There's always something I think I have but it's been getting worse. Now I have children I'm worried they have something awful too. My son had red stools the other day (sorry TMI) but turned out that it was the dye from strawberry jelly, was convinced he had bowel disease!
Anyhow, life hasn't been kind to me in the past two years and I know where this anxiety comes from. My dad died 18 months ago, from a heart attack, he'd had pains for years, doc said nothing - I went round to his house and found him sadly.
My mother this week has been diagnosed with cancer and has 9 - 12 months to live. She complained of aches and pains and this and that but nothing was diagnosed until she broke her hip a few weeks ago.
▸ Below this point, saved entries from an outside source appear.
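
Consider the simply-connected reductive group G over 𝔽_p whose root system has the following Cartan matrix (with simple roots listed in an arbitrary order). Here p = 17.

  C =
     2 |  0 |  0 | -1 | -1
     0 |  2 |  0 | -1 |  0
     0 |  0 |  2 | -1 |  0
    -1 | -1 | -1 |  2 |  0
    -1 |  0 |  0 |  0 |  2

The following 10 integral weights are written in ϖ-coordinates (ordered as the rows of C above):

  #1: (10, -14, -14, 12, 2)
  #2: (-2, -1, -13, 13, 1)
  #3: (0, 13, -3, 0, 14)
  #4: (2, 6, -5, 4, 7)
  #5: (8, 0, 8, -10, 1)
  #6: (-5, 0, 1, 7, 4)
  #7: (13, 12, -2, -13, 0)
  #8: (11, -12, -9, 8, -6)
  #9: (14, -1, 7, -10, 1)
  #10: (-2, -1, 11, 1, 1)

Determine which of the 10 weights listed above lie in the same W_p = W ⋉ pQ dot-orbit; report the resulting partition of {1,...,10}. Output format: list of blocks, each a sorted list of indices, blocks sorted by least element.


Type D_5, rank 5, |W|=1920; reorder rows/cols to standard.

Ā_17 reps of the 10 weights (D_5, coords as presented):

  λ_1+ρ ↦ (1, 0, 0, 3, 7)
  λ_2+ρ ↦ (1, 0, 12, 1, 1)
  λ_3+ρ ↦ (1, 0, 12, 1, 1)
  λ_4+ρ ↦ (1, 1, 2, 4, 1)
  λ_5+ρ ↦ (0, 8, 0, 1, 2)
  λ_6+ρ ↦ (1, 1, 2, 4, 1)
  λ_7+ρ ↦ (1, 0, 12, 1, 1)
  λ_8+ρ ↦ (1, 1, 2, 4, 1)
  λ_9+ρ ↦ (0, 8, 0, 1, 2)
  λ_10+ρ ↦ (1, 0, 12, 1, 1)

These 10 weights hit 4 W_17-dot-orbits; sizes (1, 4, 3, 2):

[[1], [2, 3, 7, 10], [4, 6, 8], [5, 9]]


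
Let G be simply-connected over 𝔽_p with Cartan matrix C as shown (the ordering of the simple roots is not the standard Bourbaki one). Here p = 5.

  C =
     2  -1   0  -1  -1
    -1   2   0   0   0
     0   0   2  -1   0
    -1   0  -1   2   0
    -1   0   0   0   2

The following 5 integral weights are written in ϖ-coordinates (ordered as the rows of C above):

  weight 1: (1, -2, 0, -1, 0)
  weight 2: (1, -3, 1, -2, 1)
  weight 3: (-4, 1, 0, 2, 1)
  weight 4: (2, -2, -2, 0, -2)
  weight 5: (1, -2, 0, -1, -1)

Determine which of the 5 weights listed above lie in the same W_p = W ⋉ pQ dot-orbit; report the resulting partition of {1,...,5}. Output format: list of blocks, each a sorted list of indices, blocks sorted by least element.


Cartan matrix: type D_5 (|W|=1920); un-permuting the 5 rows.

Ā_5 reps of the 5 weights (D_5, coords as presented):

    λ_1 → (1, 1, 1, 0, 1)
    λ_2 → (1, 1, 1, 0, 1)
    λ_3 → (1, 1, 1, 0, 1)
    λ_4 → (1, 1, 1, 0, 1)
    λ_5 → (1, 1, 1, 0, 0)

Linkage partition of the 5 weights (2 classes, p=5):

[[1, 2, 3, 4], [5]]


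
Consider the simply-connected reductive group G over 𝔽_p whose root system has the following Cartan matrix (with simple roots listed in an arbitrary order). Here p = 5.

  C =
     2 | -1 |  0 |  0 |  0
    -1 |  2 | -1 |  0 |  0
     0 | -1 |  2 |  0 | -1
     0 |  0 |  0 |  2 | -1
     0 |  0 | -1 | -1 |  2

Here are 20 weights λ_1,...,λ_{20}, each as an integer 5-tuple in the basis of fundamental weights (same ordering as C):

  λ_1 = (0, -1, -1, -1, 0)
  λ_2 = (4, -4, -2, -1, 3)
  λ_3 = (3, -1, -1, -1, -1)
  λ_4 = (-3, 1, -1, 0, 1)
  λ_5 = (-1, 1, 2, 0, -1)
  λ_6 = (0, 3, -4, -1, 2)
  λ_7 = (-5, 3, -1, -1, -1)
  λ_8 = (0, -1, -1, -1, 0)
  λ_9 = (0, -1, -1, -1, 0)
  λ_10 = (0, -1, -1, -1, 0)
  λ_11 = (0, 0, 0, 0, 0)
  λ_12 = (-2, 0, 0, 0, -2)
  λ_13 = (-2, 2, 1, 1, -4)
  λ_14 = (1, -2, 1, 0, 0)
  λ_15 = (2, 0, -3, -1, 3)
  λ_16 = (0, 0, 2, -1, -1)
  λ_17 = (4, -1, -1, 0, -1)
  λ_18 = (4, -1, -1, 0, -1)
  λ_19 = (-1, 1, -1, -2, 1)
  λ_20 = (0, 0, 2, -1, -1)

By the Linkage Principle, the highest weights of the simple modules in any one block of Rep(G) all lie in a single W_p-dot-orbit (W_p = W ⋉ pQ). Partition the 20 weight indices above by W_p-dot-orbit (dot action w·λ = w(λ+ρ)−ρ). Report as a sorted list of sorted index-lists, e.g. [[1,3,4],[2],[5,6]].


Dynkin diagram of C (from the 8 off-diagonal −1 entries): A_5.

λ_j+ρ reflected into Ā_5 (⟨·,θ^∨⟩≤5); 5-tuples as given:

  λ_1 → (1, 0, 0, 0, 1)
  λ_2 → (1, 1, 3, 0, 0)
  λ_3 → (4, 0, 0, 0, 0)
  λ_4 → (2, 0, 0, 1, 2)
  λ_5 → (1, 1, 3, 0, 0)
  λ_6 → (1, 1, 3, 0, 0)
  λ_7 → (4, 0, 0, 0, 0)
  λ_8 → (1, 0, 0, 0, 1)
  λ_9 → (1, 0, 0, 0, 1)
  λ_10 → (1, 0, 0, 0, 1)
  λ_11 → (1, 1, 1, 1, 1)
  λ_12 → (1, 0, 0, 0, 1)
  λ_13 → (1, 1, 1, 1, 1)
  λ_14 → (1, 1, 1, 1, 1)
  λ_15 → (1, 1, 1, 1, 1)
  λ_16 → (1, 1, 3, 0, 0)
  λ_17 → (4, 0, 0, 0, 0)
  λ_18 → (4, 0, 0, 0, 0)
  λ_19 → (0, 2, 0, 1, 1)
  λ_20 → (1, 1, 3, 0, 0)

These 20 weights hit 6 W_5-dot-orbits; sizes (5, 5, 4, 1, 4, 1):

[[1, 8, 9, 10, 12], [2, 5, 6, 16, 20], [3, 7, 17, 18], [4], [11, 13, 14, 15], [19]]


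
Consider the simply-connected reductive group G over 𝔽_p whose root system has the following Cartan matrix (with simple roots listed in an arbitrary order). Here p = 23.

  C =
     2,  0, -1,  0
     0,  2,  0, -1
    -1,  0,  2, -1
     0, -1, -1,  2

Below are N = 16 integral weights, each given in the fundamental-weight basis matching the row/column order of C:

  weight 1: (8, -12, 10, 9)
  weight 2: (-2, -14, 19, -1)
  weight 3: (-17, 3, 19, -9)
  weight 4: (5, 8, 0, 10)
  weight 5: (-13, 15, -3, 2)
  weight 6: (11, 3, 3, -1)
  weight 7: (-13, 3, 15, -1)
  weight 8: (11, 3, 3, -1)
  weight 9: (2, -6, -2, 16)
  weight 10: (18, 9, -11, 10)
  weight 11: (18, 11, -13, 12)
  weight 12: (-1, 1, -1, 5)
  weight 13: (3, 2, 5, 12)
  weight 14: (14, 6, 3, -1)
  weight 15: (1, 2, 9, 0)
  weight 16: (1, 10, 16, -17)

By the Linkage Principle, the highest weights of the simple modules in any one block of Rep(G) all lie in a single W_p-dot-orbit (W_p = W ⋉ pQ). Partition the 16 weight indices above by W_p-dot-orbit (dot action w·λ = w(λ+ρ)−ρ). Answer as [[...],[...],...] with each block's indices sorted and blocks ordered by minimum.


A_4 Cartan matrix, 4 simple roots permuted; ρ=(1,1,1,1).

Alcove-folded reps (p=23, 16 weights, presented ϖ-order):

    λ_1 → (2, 3, 10, 1)
    λ_2 → (1, 0, 6, 13)
    λ_3 → (12, 4, 4, 0)
    λ_4 → (2, 5, 1, 11)
    λ_5 → (2, 5, 1, 11)
    λ_6 → (12, 4, 4, 0)
    λ_7 → (12, 4, 4, 0)
    λ_8 → (12, 4, 4, 0)
    λ_9 → (2, 5, 1, 11)
    λ_10 → (2, 3, 10, 1)
    λ_11 → (2, 3, 10, 1)
    λ_12 → (0, 2, 0, 6)
    λ_13 → (1, 0, 6, 13)
    λ_14 → (12, 4, 4, 0)
    λ_15 → (2, 3, 10, 1)
    λ_16 → (2, 5, 1, 11)

These 16 weights hit 5 W_23-dot-orbits; sizes (4, 2, 5, 4, 1):

[[1, 10, 11, 15], [2, 13], [3, 6, 7, 8, 14], [4, 5, 9, 16], [12]]


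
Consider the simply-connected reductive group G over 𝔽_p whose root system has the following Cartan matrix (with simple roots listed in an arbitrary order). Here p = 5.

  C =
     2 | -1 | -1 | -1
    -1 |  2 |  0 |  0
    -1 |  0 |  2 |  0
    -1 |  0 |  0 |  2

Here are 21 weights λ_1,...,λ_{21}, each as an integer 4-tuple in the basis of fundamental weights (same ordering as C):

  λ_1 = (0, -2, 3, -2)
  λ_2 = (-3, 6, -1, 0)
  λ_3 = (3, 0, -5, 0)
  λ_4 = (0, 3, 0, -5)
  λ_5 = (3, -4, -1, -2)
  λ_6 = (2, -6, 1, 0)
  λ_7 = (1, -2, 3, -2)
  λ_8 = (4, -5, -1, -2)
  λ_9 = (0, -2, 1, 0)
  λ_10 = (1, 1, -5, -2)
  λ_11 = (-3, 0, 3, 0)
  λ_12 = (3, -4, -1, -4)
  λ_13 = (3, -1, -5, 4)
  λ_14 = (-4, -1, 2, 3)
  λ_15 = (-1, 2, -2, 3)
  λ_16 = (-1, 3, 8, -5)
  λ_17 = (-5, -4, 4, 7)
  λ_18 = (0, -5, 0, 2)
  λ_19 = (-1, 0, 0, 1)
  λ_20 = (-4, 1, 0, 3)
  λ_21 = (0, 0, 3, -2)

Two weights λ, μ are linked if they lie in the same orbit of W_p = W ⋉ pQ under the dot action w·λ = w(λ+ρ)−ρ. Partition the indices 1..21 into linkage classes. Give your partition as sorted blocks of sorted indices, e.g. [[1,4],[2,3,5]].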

She's just got the diagnosis.
Im now convinced I have the same thing as her, I've felt tired, sometimes thirsty, have aches and pains...can't quite believe I've turned all this on myself!!! I shouldn't be worried about myself now should I? But I can't help it... I have no faith in the world anymore. I thought when my dad died that I'd be given five years grace or something before being hit again...now I'm looking for the next problem in my life and I just can't let it go...

BumbleGirl
07-12-13, 20:43
Hi Jess. Have you spoken to your dr? It sounds like you feeling like this is anxiety because of what's happened to your parents. You've had a rough time and grief can come out in physical symptoms xx

jesswilkie
07-12-13, 20:49
No but I should do, I've seen a counsellor before after my father and it helped a little. I know the likelihood that both my mother and myself both having cancer is minimal and me having it at all is minimal but can't help thinking about it...!

willous1
07-12-13, 21:15
Life is a joke it really is. It's not fair. And I really do feel for what your going through but you know that you have anxiety and no wonder. Don't worry about thinking about yourself, that's natural and you are bound to worry. Them symptoms are part of anxiety and a quick trip to doctors may put your mind at ease. Trust your doctor even though your parents have had issues please believe me and trust them. I've got to the point where I just don't understand how life can be so so cruel and have no faith in anything anymore. Children dying, suffering everywhere and other things make you wonder.
But we have families and children and need to be strong.

jesswilkie
07-12-13, 21:23
It's really hard to trust the doctors though, I'm so fed up with this health anxiety. I know what you mean though, thank goodness I have a little family who keep me going and make me strong. Life feels like such a game sometime, like it's filled with lots of tests and unpredictability, but hopefully my aches aren't cancer. I'm really hoping not because even though I know it's not, it could be, couldn't it?! arrrggghhh

willous1
07-12-13, 21:43
That's the bloody horrible thing about health anxiety. We know it's not but that could be part never goes away. It's not fair. Some people deal with these illnesses better than how I deal with just thinking I may have it. If I didn't have my family I would give up but we have to keep going and being strong. I wish you all the best Jess and your health is fine I'm sure but mentally your going through a lot and should see someone. What's your doctor like?